The 39-year-old, who had two children, had not planned to be riding pillion on a motorbike on the night of his death, accepting a lift from his colleague, PC Steven Peet, so he could get home more quickly.

According to records from the 1987 inquest, Mr Peet's 400cc Suzuki motorbike was travelling along Woodford Road in the outer reaches of north-east London at about 35mph moments before the crash.

As an estate car turned left in front of them, a Ford Fiesta driven by Nicola Chopp, then 17, pulled out from a side road, turning right, across the motorbike's path. The stories of Ms Chopp, who now lives in America, and police investigators differ as to whether the Fiesta had completed its turn before what followed. The motorbike swerved and slid to avoid the car, saving Mr Peet's life. But Mr Mannakee was thrown into the rear window on the driver's side. He was declared dead at Whipps Cross hospital.

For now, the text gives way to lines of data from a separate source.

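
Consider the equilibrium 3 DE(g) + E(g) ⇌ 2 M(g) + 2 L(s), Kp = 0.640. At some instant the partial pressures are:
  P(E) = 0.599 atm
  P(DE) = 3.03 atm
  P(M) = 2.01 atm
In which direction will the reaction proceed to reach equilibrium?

forward (toward products)

(L is a pure solid — omitted from Qp.)
Qp = P(M)² / (P(DE)³·P(E)) = (2.01)² / ((3.03)³·(0.599)) = 0.242
Qp = 0.242 < Kp = 0.640, so the forward reaction proceeds.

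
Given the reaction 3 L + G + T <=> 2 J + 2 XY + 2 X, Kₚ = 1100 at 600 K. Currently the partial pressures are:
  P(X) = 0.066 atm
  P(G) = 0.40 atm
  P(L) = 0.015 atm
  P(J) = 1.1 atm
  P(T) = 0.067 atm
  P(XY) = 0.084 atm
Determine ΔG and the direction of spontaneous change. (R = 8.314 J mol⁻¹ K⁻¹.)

ΔG = -4.91 kJ/mol; the forward reaction is spontaneous

Qₚ = P(J)²·P(XY)²·P(X)² / (P(L)³·P(G)·P(T)) = (1.1)²·(0.084)²·(0.066)² / ((0.015)³·(0.40)·(0.067)) = 411
ΔG = RT ln(Qₚ/Kₚ) = (8.314 J mol⁻¹ K⁻¹)(600 K) × ln(411/1100)
   = (4.988 kJ/mol)(-0.9845) = -4.91 kJ/mol
ΔG < 0, so the forward reaction is spontaneous (proceeds forward).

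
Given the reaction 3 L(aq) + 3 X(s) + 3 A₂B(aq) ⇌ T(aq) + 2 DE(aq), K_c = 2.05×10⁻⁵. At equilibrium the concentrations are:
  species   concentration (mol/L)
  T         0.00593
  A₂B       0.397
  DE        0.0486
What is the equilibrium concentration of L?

(X is a pure solid — omitted from K_c.)
At equilibrium, K_c = [T]·[DE]² / ([L]³·[A₂B]³) = 2.05×10⁻⁵.
(0.00593)·(0.0486)² / (([L])³·(0.397)³) = 2.05×10⁻⁵
[L]³ = 10.9 ⇒ [L] = 2.22 mol/L

[L] = 2.22 mol/L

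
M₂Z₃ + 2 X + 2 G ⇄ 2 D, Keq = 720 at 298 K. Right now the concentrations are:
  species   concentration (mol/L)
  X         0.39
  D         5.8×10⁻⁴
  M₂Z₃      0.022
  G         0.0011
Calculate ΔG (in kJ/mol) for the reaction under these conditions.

Q = [D]² / ([M₂Z₃]·[X]²·[G]²) = (5.8×10⁻⁴)² / ((0.022)·(0.39)²·(0.0011)²) = 83.1
ΔG = RT ln(Q/Keq) = (8.314 J mol⁻¹ K⁻¹)(298 K) × ln(83.1/720)
   = (2.478 kJ/mol)(-2.159) = -5.35 kJ/mol
ΔG < 0, so the forward reaction is spontaneous (proceeds forward).

ΔG = -5.35 kJ/mol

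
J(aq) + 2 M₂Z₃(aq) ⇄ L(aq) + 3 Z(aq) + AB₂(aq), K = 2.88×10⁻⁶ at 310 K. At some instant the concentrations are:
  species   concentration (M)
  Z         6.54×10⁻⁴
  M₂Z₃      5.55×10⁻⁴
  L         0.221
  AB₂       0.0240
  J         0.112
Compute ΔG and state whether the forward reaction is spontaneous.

ΔG = 6.97 kJ/mol; the forward reaction is non-spontaneous

Q = [L]·[Z]³·[AB₂] / ([J]·[M₂Z₃]²) = (0.221)·(6.54×10⁻⁴)³·(0.0240) / ((0.112)·(5.55×10⁻⁴)²) = 4.30×10⁻⁵
ΔG = RT ln(Q/K) = (8.314 J mol⁻¹ K⁻¹)(310 K) × ln(4.30×10⁻⁵/2.88×10⁻⁶)
   = (2.577 kJ/mol)(2.703) = 6.97 kJ/mol
ΔG > 0, so the forward reaction is non-spontaneous (proceeds in reverse).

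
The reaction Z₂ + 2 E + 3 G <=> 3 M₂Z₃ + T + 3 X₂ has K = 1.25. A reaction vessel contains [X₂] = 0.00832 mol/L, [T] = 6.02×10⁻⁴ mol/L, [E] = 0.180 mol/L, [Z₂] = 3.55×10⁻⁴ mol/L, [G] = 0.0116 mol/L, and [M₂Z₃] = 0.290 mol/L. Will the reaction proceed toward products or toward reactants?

Q = [M₂Z₃]³·[T]·[X₂]³ / ([Z₂]·[E]²·[G]³) = (0.290)³·(6.02×10⁻⁴)·(0.00832)³ / ((3.55×10⁻⁴)·(0.180)²·(0.0116)³) = 0.471
Q = 0.471 < K = 1.25, so the forward reaction proceeds.

to the right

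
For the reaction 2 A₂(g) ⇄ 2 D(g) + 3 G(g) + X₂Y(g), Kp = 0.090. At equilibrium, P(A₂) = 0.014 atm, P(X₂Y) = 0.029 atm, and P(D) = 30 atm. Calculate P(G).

P(G) = 0.0088 atm

At equilibrium, Kp = P(D)²·P(G)³·P(X₂Y) / P(A₂)² = 0.090.
(30)²·(P(G))³·(0.029) / (0.014)² = 0.090
P(G)³ = 6.76×10⁻⁷ ⇒ P(G) = 0.0088 atm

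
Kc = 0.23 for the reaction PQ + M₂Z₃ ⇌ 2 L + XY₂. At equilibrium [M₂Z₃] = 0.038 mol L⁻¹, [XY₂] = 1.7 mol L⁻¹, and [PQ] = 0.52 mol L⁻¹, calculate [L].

[L] = 0.052 mol L⁻¹

At equilibrium, Kc = [L]²·[XY₂] / ([PQ]·[M₂Z₃]) = 0.23.
([L])²·(1.7) / ((0.52)·(0.038)) = 0.23
[L]² = 0.00267 ⇒ [L] = 0.052 mol L⁻¹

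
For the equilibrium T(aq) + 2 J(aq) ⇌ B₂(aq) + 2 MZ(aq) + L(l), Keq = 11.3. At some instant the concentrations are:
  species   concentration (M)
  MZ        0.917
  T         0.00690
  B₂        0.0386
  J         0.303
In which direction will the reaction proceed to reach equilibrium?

(L is a pure liquid — omitted from Q.)
Q = [B₂]·[MZ]² / ([T]·[J]²) = (0.0386)·(0.917)² / ((0.00690)·(0.303)²) = 51.2
Q = 51.2 > Keq = 11.3, so the reverse reaction proceeds.

reverse (toward reactants)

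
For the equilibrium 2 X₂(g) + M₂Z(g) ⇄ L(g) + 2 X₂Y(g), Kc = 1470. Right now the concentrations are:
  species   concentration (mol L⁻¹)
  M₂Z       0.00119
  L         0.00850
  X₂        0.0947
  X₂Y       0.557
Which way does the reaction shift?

Qc = [L]·[X₂Y]² / ([X₂]²·[M₂Z]) = (0.00850)·(0.557)² / ((0.0947)²·(0.00119)) = 247
Qc = 247 < Kc = 1470, so the forward reaction proceeds.

forward (toward products)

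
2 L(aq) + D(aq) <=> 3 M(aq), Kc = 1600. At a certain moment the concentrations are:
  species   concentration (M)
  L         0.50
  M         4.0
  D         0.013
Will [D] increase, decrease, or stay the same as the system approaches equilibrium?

Qc = [M]³ / ([L]²·[D]) = (4.0)³ / ((0.50)²·(0.013)) = 20000
Qc = 20000 > Kc = 1600: net reverse reaction.
D is a reactant, so it increases.

increase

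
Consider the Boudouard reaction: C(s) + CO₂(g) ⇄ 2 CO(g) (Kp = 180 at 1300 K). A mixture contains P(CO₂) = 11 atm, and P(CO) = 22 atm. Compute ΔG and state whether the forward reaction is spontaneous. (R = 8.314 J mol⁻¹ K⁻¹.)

(C is a pure solid — omitted from Qp.)
Qp = P(CO)² / P(CO₂) = (22)² / (11) = 44.0
ΔG = RT ln(Qp/Kp) = (8.314 J mol⁻¹ K⁻¹)(1300 K) × ln(44.0/180)
   = (10.81 kJ/mol)(-1.409) = -15.2 kJ/mol
ΔG < 0, so the forward reaction is spontaneous (proceeds forward).

ΔG = -15.2 kJ/mol; the forward reaction is spontaneous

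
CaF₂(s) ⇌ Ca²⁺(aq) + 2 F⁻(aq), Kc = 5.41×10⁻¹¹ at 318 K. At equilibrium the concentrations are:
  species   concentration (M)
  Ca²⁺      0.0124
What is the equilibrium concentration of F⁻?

[F⁻] = 6.61×10⁻⁵ M

(CaF₂ is a pure solid — omitted from Kc.)
At equilibrium, Kc = [Ca²⁺]·[F⁻]² = 5.41×10⁻¹¹.
(0.0124)·([F⁻])² = 5.41×10⁻¹¹
[F⁻]² = 4.36×10⁻⁹ ⇒ [F⁻] = 6.61×10⁻⁵ M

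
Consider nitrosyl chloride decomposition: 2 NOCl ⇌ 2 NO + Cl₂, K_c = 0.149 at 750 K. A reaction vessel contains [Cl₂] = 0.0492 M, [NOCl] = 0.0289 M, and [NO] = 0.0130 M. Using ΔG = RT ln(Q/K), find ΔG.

ΔG = -16.9 kJ/mol

Q_c = [NO]²·[Cl₂] / [NOCl]² = (0.0130)²·(0.0492) / (0.0289)² = 0.00996
ΔG = RT ln(Q_c/K_c) = (8.314 J mol⁻¹ K⁻¹)(750 K) × ln(0.00996/0.149)
   = (6.236 kJ/mol)(-2.705) = -16.9 kJ/mol
ΔG < 0, so the forward reaction is spontaneous (proceeds forward).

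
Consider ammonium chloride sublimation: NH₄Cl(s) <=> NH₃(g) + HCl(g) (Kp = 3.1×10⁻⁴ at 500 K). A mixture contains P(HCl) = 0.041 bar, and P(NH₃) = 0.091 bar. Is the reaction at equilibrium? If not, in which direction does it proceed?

(NH₄Cl is a pure solid — omitted from Qp.)
Qp = P(NH₃)·P(HCl) = (0.091)·(0.041) = 0.0037
Qp = 0.0037 > Kp = 3.1×10⁻⁴, so the reverse reaction proceeds.

reverse (toward reactants)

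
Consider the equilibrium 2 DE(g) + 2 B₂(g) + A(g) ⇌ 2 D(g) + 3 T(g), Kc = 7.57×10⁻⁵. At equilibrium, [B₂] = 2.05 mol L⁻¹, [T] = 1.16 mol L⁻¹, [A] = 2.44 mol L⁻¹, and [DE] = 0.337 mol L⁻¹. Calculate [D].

[D] = 0.00752 mol L⁻¹

At equilibrium, Kc = [D]²·[T]³ / ([DE]²·[B₂]²·[A]) = 7.57×10⁻⁵.
([D])²·(1.16)³ / ((0.337)²·(2.05)²·(2.44)) = 7.57×10⁻⁵
[D]² = 5.65×10⁻⁵ ⇒ [D] = 0.00752 mol L⁻¹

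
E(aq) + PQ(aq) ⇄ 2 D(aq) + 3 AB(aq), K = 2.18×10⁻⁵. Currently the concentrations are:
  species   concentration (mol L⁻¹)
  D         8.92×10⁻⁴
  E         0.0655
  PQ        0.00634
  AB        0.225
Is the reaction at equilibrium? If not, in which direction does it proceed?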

The inquest recorded a verdict of accidental death and Ms Chopp was fined £85 for driving without due care and attention. And that is how the matter may have been recorded by history but for the possibly paranoid doubts of a woman caught in an unhappy marriage.

An unknown car with dazzling lights was quoted at the inquest as a contributory factor to the crash but the vehicle has never been traced.

Ms Chopp, who along with Mr Peet has been questioned in recent weeks by the Operation Paget team, claims that her statement was changed by police. She said in October: "I do believe that accidents can be arranged and that something suspicious happened that night."

Scotland Yard insisted yesterday that its re-investigation of Mr Mannakee's death was part of the general remit of Operation Paget. Former colleagues said there were no grounds for suspecting the work dark forces on that night.